1.1.3. LBaaSSpecHandler

LBaaSSpecHandlerwatch 所有带有 selector 字段的 k8s service, 然后获取 k8s service 的相关信息并作为一个 annotation 添加到 k8s service annotations 字段和其对应的 k8s endpoints 字段, 后续提供给 LoadBalancerHandler 使用.

# kuryr-kubernetes/controller/handlers/lbaas.py
class LBaaSSpecHandler(k8s_base.ResourceEventHandler):
    """LBaaSSpecHandler handles K8s Service events.

    LBaaSSpecHandler handles K8s Service events and updates related Endpoints
    with LBaaSServiceSpec when necessary.
    """

    OBJECT_KIND = k_const.K8S_OBJ_SERVICE

    def __init__(self):
        self._drv_project = drv_base.ServiceProjectDriver.get_instance()
        self._drv_subnets = drv_base.ServiceSubnetsDriver.get_instance()
        self._drv_sg = drv_base.ServiceSecurityGroupsDriver.get_instance()

    def on_present(self, service):
        lbaas_spec = self._get_lbaas_spec(service)

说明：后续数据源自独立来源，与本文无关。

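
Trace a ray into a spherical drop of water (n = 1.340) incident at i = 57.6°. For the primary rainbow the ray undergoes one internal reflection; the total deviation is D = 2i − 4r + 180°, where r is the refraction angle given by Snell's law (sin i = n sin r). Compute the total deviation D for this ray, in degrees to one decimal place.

139.0°

sin r = sin 57.6° / 1.340 = 0.8443/1.340 = 0.6301; r = 39.06°.
D = 2·57.6° − 4·39.06° + 180° = 115.20° − 156.23° + 180° = 138.97°.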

        if self._should_ignore(service):
            LOG.debug("Skiping Kubernetes service without a selector as "
                      "Kubernetes does not create an endpoint object for it.")
            return

        if self._has_lbaas_spec_changes(service, lbaas_spec):
            lbaas_spec = self._generate_lbaas_spec(service)
            self._set_lbaas_spec(service, lbaas_spec)

    def _get_service_ip(self, service):
        spec = service['spec']
        if spec.get('type') == 'ClusterIP':
            return spec.get('clusterIP')

    def _should_ignore(self, service):
        return not(self._has_selector(service))

    def _has_selector(self, service):
        return service['spec'].get('selector')

    def _get_subnet_id(self, service, project_id, ip):
        subnets_mapping = self._drv_subnets.get_subnets(service, project_id)
        subnet_ids = {
            subnet_id
            for subnet_id, network in subnets_mapping.items()
            for subnet in network.subnets.objects
            if ip in subnet.cidr}

        if len(subnet_ids) != 1:
            raise k_exc.IntegrityError(_(
                "Found %(num)s subnets for service %(link)s IP %(ip)s") % {
                'link': service['metadata']['selfLink'],
                'ip': ip,
                'num': len(subnet_ids)})

        return subnet_ids.pop()

    def _generate_lbaas_spec(self, service):
        project_id = self._drv_project.get_project(service)
        ip = self._get_service_ip(service)
        subnet_id = self._get_subnet_id(service, project_id, ip)
        ports = self._generate_lbaas_port_specs(service)
        sg_ids = self._drv_sg.get_security_groups(service, project_id)

        return obj_lbaas.LBaaSServiceSpec(ip=ip,
                                          project_id=project_id,
                                          subnet_id=subnet_id,
                                          ports=ports,
                                          security_groups_ids=sg_ids)

    def _has_lbaas_spec_changes(self, service, lbaas_spec):
        return (self._has_ip_changes(service, lbaas_spec) or
                self._has_port_changes(service, lbaas_spec))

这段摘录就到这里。